WTO disputes in 2010

January 20th, 2010

The first WTO dispute of 2010 is, according to Simon Lester, a “classic de facto discrimination case.” The US complaint against the Philippines:

Distilled spirits produced from certain materials that are typically produced in the Philippines are taxed at a low rate. Other distilled spirits are taxed at significantly higher rates. The Philippines’ taxes on distilled spirits appear not to tax similarly imported distilled spirits compared to directly competitive or substitutable domestic distilled spirits. The taxes appear to be applied in a way that affords protection to the domestic products.

The Doha stall will likely last into 2011, so, as has been the case for a couple years, the WTO’s importance to the global trading system in 2010 will be its role in global trade governance and dispute resolution.
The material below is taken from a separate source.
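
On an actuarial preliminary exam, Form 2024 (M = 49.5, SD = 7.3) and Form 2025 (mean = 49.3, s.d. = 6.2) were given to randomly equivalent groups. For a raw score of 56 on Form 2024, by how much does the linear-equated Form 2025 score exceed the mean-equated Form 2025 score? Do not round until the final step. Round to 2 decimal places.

Mean-equated: 56 + (49.3 − 49.5) = 55.80
Linear-equated: (6.2/7.3)(56 − 49.5) + 49.3 = 54.821
Difference = 54.821 − 55.80 = -0.98

-0.98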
Exporting raises productivity in sub-Saharan African manufacturing firms

January 20th, 2010

Now here’s something you don’t see every day – evidence that exporting raises firm-level productivity. The conventional evidence says that exporters are more productive because of selection effects rather than learning-by-exporting (Clerides, Lach, and Tybout, QJE, 1998). But things may be different in Africa:

Proponents of trade liberalization argue that exporting helps firms to achieve higher productivity levels. This hypothesis is examined for a panel of manufacturing firms in nine African countries. The results indicate that exporters in these countries are more productive and, more importantly, exporters increase their productivity advantage after entry into the export market. While the first finding can be explained by selection–only the most productive firms engage in exporting–the latter cannot. The results are robust when unobserved productivity differences and self-selection into the export market are controlled for using different econometric methods. Scale economies are shown to be an important channel for the productivity advance. Credit constraints and contract enforcement problems prevent firms that only produce for the domestic market from fully exploiting scale economies.

Johannes Van Biesebroeck (2005), “Exporting raises productivity in sub-Saharan African manufacturing firms,” Journal of International Economics, 62(2): 373-391.

Arkolakis, Costinot, and Rodriguez-Clare: “New Trade Models, Same Old Gains?”

January 19th, 2010

NBER Working Paper No. 15628:

Micro-level data have had a profound influence on research in international trade over the last ten years. In many regards, this research agenda has been very successful. New stylized facts have been uncovered and new trade models have been developed to explain these facts. In this paper we investigate to which extent answers to new micro-level questions have affected answers to an old and central question in the field: How large are the gains from trade? A crude summary of our results is: “So far, not much.”

What they’re saying is:

Our analysis focuses on models featuring five basic assumptions: Dixit-Stiglitz preferences, one factor of production, linear cost functions, complete specialization, and iceberg trade costs… A common estimator of the gains from trade… only depends on the value of two aggregate statistics: (i) the share of expenditure on domestic goods, which is equal to one minus the import penetration ratio, and (ii) a gravity-based estimator of the elasticity of imports with respect to variable trade costs, which we refer to as the “trade elasticity.”… within that particular, but important class of models, the mapping between trade data and welfare is independent of the micro-level details of the model we use…

A direct corollary of our analysis under perfect competition is that two very well-known gravity models, Anderson (1979) and Eaton and Kortum (2002), have identical welfare implications. In Anderson (1979), like in any other “Armington” model, there are only con- sumption gains from trade, whereas there are both consumption and production gains from trade in Eaton and Kortum (2002). Nevertheless, our results imply that the gains from trade in these two models are the same: as we go from Anderson (1979) to Eaton and Kortum (2002), the appearance of production gains must be exactly compensated by a decline in consumption gains from trade.